The National Child Measurement Programme is a Government initiative whereby children of primary school age in England are weighed and measured at school by health professionals. The programme gathers data to understand long-term trends in childhood obesity and inform national and local authority policies.

The research was funded by a grant from Barts Charity.

Nicola Firman, Health Data Scientist at Queen Mary University of London, said:

“Our findings demonstrate the value of linking and studying anonymised health data – without knowing the identity of any child, we were able to produce important insights into the consequences of obesity for health during childhood.”

“We hope our findings will increase awareness of the significance of poor musculoskeletal health, and drive more research into understanding the link with childhood obesity. More needs to be done at policy-level to support families to prevent obesity and potentially reduce the risk of musculoskeletal pain.”

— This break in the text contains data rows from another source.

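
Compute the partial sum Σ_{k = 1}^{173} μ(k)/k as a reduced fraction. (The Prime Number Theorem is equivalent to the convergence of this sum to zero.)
Σ μ(k)/k = -793961929871179795717382670578573859259482725009372635516241466829/166589903787325219380851695350896256250980509594874862046961683989710

Values of μ(k) for 1 ≤ k ≤ 173: μ(1) = 1, μ(2) = -1, μ(3) = -1, μ(5) = -1, μ(6) = 1, μ(7) = -1, μ(10) = 1, μ(11) = -1, μ(13) = -1, μ(14) = 1, μ(15) = 1, μ(17) = -1, μ(19) = -1, μ(21) = 1, μ(22) = 1, μ(23) = -1, μ(26) = 1, μ(29) = -1, μ(30) = -1, μ(31) = -1, μ(33) = 1, μ(34) = 1, μ(35) = 1, μ(37) = -1, μ(38) = 1, μ(39) = 1, μ(41) = -1, μ(42) = -1, μ(43) = -1, μ(46) = 1, μ(47) = -1, μ(51) = 1, μ(53) = -1, μ(55) = 1, μ(57) = 1, μ(58) = 1, μ(59) = -1, μ(61) = -1, μ(62) = 1, μ(65) = 1, μ(66) = -1, μ(67) = -1, μ(69) = 1, μ(70) = -1, μ(71) = -1, μ(73) = -1, μ(74) = 1, μ(77) = 1, μ(78) = -1, μ(79) = -1, μ(82) = 1, μ(83) = -1, μ(85) = 1, μ(86) = 1, μ(87) = 1, μ(89) = -1, μ(91) = 1, μ(93) = 1, μ(94) = 1, μ(95) = 1, μ(97) = -1, μ(101) = -1, μ(102) = -1, μ(103) = -1, μ(105) = -1, μ(106) = 1, μ(107) = -1, μ(109) = -1, μ(110) = -1, μ(111) = 1, μ(113) = -1, μ(114) = -1, μ(115) = 1, μ(118) = 1, μ(119) = 1, μ(122) = 1, μ(123) = 1, μ(127) = -1, μ(129) = 1, μ(130) = -1, μ(131) = -1, μ(133) = 1, μ(134) = 1, μ(137) = -1, μ(138) = -1, μ(139) = -1, μ(141) = 1, μ(142) = 1, μ(143) = 1, μ(145) = 1, μ(146) = 1, μ(149) = -1, μ(151) = -1, μ(154) = -1, μ(155) = 1, μ(157) = -1, μ(158) = 1, μ(159) = 1, μ(161) = 1, μ(163) = -1, μ(165) = -1, μ(166) = 1, μ(167) = -1, μ(170) = -1, μ(173) = -1, with μ = 0 on non-squarefree integers. Summing μ(k)/k for k where μ(k) ≠ 0 gives -793961929871179795717382670578573859259482725009372635516241466829/166589903787325219380851695350896256250980509594874862046961683989710 ≈ -0.0048. (PNT ⟺ this sum → 0 as n → ∞.)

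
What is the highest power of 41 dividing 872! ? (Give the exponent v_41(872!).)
v_41(872!) = 21

Legendre's formula: v_p(n!) = Σ_{k ≥ 1} ⌊n / p^k⌋. For p = 41, n = 872, the terms are:
  ⌊872/41^1⌋ = ⌊872/41⌋ = 21
(the next term ⌊872/41^2⌋ = 0, terminating the sum). Summing: v_41(872!) = 21 = 21.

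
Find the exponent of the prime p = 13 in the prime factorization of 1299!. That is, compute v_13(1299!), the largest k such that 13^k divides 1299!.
v_13(1299!) = 106

Legendre's formula: v_p(n!) = Σ_{k ≥ 1} ⌊n / p^k⌋. For p = 13, n = 1299, the terms are:
  ⌊1299/13^1⌋ = ⌊1299/13⌋ = 99
  ⌊1299/13^2⌋ = ⌊1299/169⌋ = 7
(the next term ⌊1299/13^3⌋ = 0, terminating the sum). Summing: v_13(1299!) = 99 + 7 = 106.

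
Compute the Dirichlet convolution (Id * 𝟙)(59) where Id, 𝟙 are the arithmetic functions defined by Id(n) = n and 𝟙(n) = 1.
(Id * 𝟙)(59) = 60

Divisors of 59: [1, 59]. For each d | 59:
  d = 1: Id(1) · 𝟙(59/1) = 1 · 1 = 1
  d = 59: Id(59) · 𝟙(59/59) = 59 · 1 = 59
Summing: (Id * 𝟙)(59) = 1 + 59 = 60.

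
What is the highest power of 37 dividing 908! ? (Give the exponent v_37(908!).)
v_37(908!) = 24

Legendre's formula: v_p(n!) = Σ_{k ≥ 1} ⌊n / p^k⌋. For p = 37, n = 908, the terms are:
  ⌊908/37^1⌋ = ⌊908/37⌋ = 24
(the next term ⌊908/37^2⌋ = 0, terminating the sum). Summing: v_37(908!) = 24 = 24.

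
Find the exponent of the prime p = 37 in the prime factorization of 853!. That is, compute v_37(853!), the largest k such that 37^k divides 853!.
v_37(853!) = 23

Legendre's formula: v_p(n!) = Σ_{k ≥ 1} ⌊n / p^k⌋. For p = 37, n = 853, the terms are:
  ⌊853/37^1⌋ = ⌊853/37⌋ = 23
(the next term ⌊853/37^2⌋ = 0, terminating the sum). Summing: v_37(853!) = 23 = 23.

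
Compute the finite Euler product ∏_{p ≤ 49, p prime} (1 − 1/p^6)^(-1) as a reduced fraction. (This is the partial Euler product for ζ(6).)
∏ = 739922824862544451640166694180680765476614483998462834502498139791315/727309058868145310276350820375862045292293308126790710400267935809536

The primes p ≤ 49 are [2, 3, 5, 7, 11, 13, 17, 19, 23, 29, 31, 37, 41, 43, 47]. For each prime, (1 − 1/p^6)^(-1) = p^6 / (p^6 − 1). The product is (1 − 1/2^6)^(-1), (1 − 1/3^6)^(-1), (1 − 1/5^6)^(-1), (1 − 1/7^6)^(-1), (1 − 1/11^6)^(-1), (1 − 1/13^6)^(-1), (1 − 1/17^6)^(-1), (1 − 1/19^6)^(-1), (1 − 1/23^6)^(-1), (1 − 1/29^6)^(-1), (1 − 1/31^6)^(-1), (1 − 1/37^6)^(-1), (1 − 1/41^6)^(-1), (1 − 1/43^6)^(-1), (1 − 1/47^6)^(-1) = ∏ p^6 / (p^6 − 1) = 739922824862544451640166694180680765476614483998462834502498139791315/727309058868145310276350820375862045292293308126790710400267935809536.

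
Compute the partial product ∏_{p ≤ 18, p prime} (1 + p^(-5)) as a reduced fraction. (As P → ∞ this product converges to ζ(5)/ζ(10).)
∏ = 45072610603883567072/43510716535257846875

The primes p ≤ 18 are [2, 3, 5, 7, 11, 13, 17]. For each, (1 + 1/p^5) = (p^5 + 1)/p^5. Multiplying these fractions over p ∈ [2, 3, 5, 7, 11, 13, 17] gives 45072610603883567072/43510716535257846875. (In the limit P → ∞ this tends to ζ(5)/ζ(10).)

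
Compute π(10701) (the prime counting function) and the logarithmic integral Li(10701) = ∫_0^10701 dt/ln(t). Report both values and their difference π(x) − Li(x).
π(10701) = 1304;  Li(10701) ≈ 1321.97;  π(x) − Li(x) ≈ -17.97.

Direct count of primes ≤ 10701 gives π(10701) = 1304. Numerical evaluation of the logarithmic integral gives Li(10701) ≈ 1321.97. The difference π(x) − Li(x) ≈ -17.97 is typically negative for small/moderate x (Li(x) overestimates), though Littlewood's theorem shows this sign changes infinitely often.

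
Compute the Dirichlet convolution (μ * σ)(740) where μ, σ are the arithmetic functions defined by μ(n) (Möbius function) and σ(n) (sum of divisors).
(μ * σ)(740) = 740

Divisors of 740: [1, 2, 4, 5, 10, 20, 37, 74, 148, 185, 370, 740]. For each d | 740:
  d = 1: μ(1) · σ(740/1) = 1 · 1596 = 1596
  d = 2: μ(2) · σ(740/2) = -1 · 684 = -684
  d = 4: μ(4) · σ(740/4) = 0 · 228 = 0
  d = 5: μ(5) · σ(740/5) = -1 · 266 = -266
  d = 10: μ(10) · σ(740/10) = 1 · 114 = 114
  d = 20: μ(20) · σ(740/20) = 0 · 38 = 0
  d = 37: μ(37) · σ(740/37) = -1 · 42 = -42
  d = 74: μ(74) · σ(740/74) = 1 · 18 = 18
  d = 148: μ(148) · σ(740/148) = 0 · 6 = 0
  d = 185: μ(185) · σ(740/185) = 1 · 7 = 7
  d = 370: μ(370) · σ(740/370) = -1 · 3 = -3
  d = 740: μ(740) · σ(740/740) = 0 · 1 = 0
Summing: (μ * σ)(740) = 1596 + -684 + 0 + -266 + 114 + 0 + -42 + 18 + 0 + 7 + -3 + 0 = 740.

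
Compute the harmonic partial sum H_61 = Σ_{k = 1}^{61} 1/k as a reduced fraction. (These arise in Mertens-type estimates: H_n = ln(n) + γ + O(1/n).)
H_61 = 925372872575832277072279171/197044480683803711251893600

Direct summation: H_61 = 1 + 1/2 + ... + 1/61. The least common denominator is lcm(1, ..., 61) = 591133442051411133755680800; over this denominator the numerator is 591133442051411133755680800 + 295566721025705566877840400 + 197044480683803711251893600 + 147783360512852783438920200 + 118226688410282226751136160 + 98522240341901855625946800 + 84447634578773019107954400 + 73891680256426391719460100 + 65681493561267903750631200 + 59113344205141113375568080 + 53739403822855557614152800 + 49261120170950927812973400 + 45471803234723933365821600 + 42223817289386509553977200 + 39408896136760742250378720 + 36945840128213195859730050 + 34772555414788890220922400 + 32840746780633951875315600 + 31112286423758480723983200 + 29556672102570556687784040 + 28149211526257673035984800 + 26869701911427778807076400 + 25701454002235266685029600 + 24630560085475463906486700 + 23645337682056445350227232 + 22735901617361966682910800 + 21893831187089301250210400 + 21111908644693254776988600 + 20383911794876245991575200 + 19704448068380371125189360 + 19068820711335843024376800 + 18472920064106597929865025 + 17913134607618519204717600 + 17386277707394445110461200 + 16889526915754603821590880 + 16420373390316975937657800 + 15976579514903003615018400 + 15556143211879240361991600 + 15157267744907977788607200 + 14778336051285278343892020 + 14417888830522222774528800 + 14074605763128836517992400 + 13747289350032817064085600 + 13434850955713889403538200 + 13136298712253580750126240 + 12850727001117633342514800 + 12577307277689598590546400 + 12315280042737731953243350 + 12063947796967574158279200 + 11822668841028222675113616 + 11590851804929630073640800 + 11367950808680983341455400 + 11153461170781342146333600 + 10946915593544650625105200 + 10747880764571111522830560 + 10555954322346627388494300 + 10370762141252826907994400 + 10191955897438122995787600 + 10019210882227307351791200 + 9852224034190185562594680 + 9690712164777231700912800 = 2776118617727496831216837513, so H_61 = 2776118617727496831216837513/591133442051411133755680800; reducing by gcd(2776118617727496831216837513, 591133442051411133755680800) = 3 gives 925372872575832277072279171/197044480683803711251893600 ≈ 4.69626. (The PNT-adjacent estimate ln(61) + γ ≈ 4.68809 matches within O(1/n).)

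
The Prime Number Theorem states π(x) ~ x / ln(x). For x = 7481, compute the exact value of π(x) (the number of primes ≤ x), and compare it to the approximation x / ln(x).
π(7481) = 947;  x/ln(x) ≈ 838.67;  relative error ≈ 11.44%.

Directly count primes up to 7481: π(7481) = 947. The PNT approximation gives 7481/ln(7481) ≈ 7481/8.92012 ≈ 838.67. Relative error (π(x) − x/ln(x)) / π(x) ≈ 11.44%; the approximation is known to undercount slightly (Li(x) is a better estimate).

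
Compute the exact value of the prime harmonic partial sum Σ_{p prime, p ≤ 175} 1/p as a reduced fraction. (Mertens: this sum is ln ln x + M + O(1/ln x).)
Σ 1/p = 319420215161551700804173656907103406301944826032199624513259054823197/166589903787325219380851695350896256250980509594874862046961683989710

π(175) = 40, so the primes ≤ 175 are [2, 3, 5, 7, 11, 13, 17, 19, 23, 29, 31, 37, 41, 43, 47, 53, 59, 61, 67, 71, 73, 79, 83, 89, 97, 101, 103, 107, 109, 113, 127, 131, 137, 139, 149, 151, 157, 163, 167, 173]. Summing 1/p over these primes: 319420215161551700804173656907103406301944826032199624513259054823197/166589903787325219380851695350896256250980509594874862046961683989710 ≈ 1.9174. Mertens estimate ln ln(175) + 0.2615 ≈ 1.9034.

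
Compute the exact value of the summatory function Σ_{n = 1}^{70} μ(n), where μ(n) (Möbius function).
Σ_{n ≤ 70} μ(n) = -2

Compute μ(n) for each 1 ≤ n ≤ 70: μ(1) = 1, μ(2) = -1, μ(3) = -1, μ(4) = 0, μ(5) = -1, μ(6) = 1, μ(7) = -1, μ(8) = 0, μ(9) = 0, μ(10) = 1, μ(11) = -1, μ(12) = 0, μ(13) = -1, μ(14) = 1, μ(15) = 1, μ(16) = 0, μ(17) = -1, μ(18) = 0, μ(19) = -1, μ(20) = 0, μ(21) = 1, μ(22) = 1, μ(23) = -1, μ(24) = 0, μ(25) = 0, μ(26) = 1, μ(27) = 0, μ(28) = 0, μ(29) = -1, μ(30) = -1, μ(31) = -1, μ(32) = 0, μ(33) = 1, μ(34) = 1, μ(35) = 1, μ(36) = 0, μ(37) = -1, μ(38) = 1, μ(39) = 1, μ(40) = 0, μ(41) = -1, μ(42) = -1, μ(43) = -1, μ(44) = 0, μ(45) = 0, μ(46) = 1, μ(47) = -1, μ(48) = 0, μ(49) = 0, μ(50) = 0, μ(51) = 1, μ(52) = 0, μ(53) = -1, μ(54) = 0, μ(55) = 1, μ(56) = 0, μ(57) = 1, μ(58) = 1, μ(59) = -1, μ(60) = 0, μ(61) = -1, μ(62) = 1, μ(63) = 0, μ(64) = 0, μ(65) = 1, μ(66) = -1, μ(67) = -1, μ(68) = 0, μ(69) = 1, μ(70) = -1. Summing all 70 values: -2. (Mertens function M(x) = Σ_{n ≤ x} μ(n); on average M(x) should be small (PNT ⟺ M(x) = o(x)).)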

Victoria King, Director of Funding and Impact at Barts Charity said:

“With our funding, the REAL-HEALTH team at Queen Mary is using anonymised health data to gain insights and build tools that are directly impacting health outcomes locally. We are excited to see the results of this first-of-its-kind study from the team, showing an association between childhood obesity and musculoskeletal disorders in a diverse UK population. Building a stronger evidence base on the possible causes of joint and muscle pain could lead to policy changes that will improve the health of children in East London, as well as nationally.”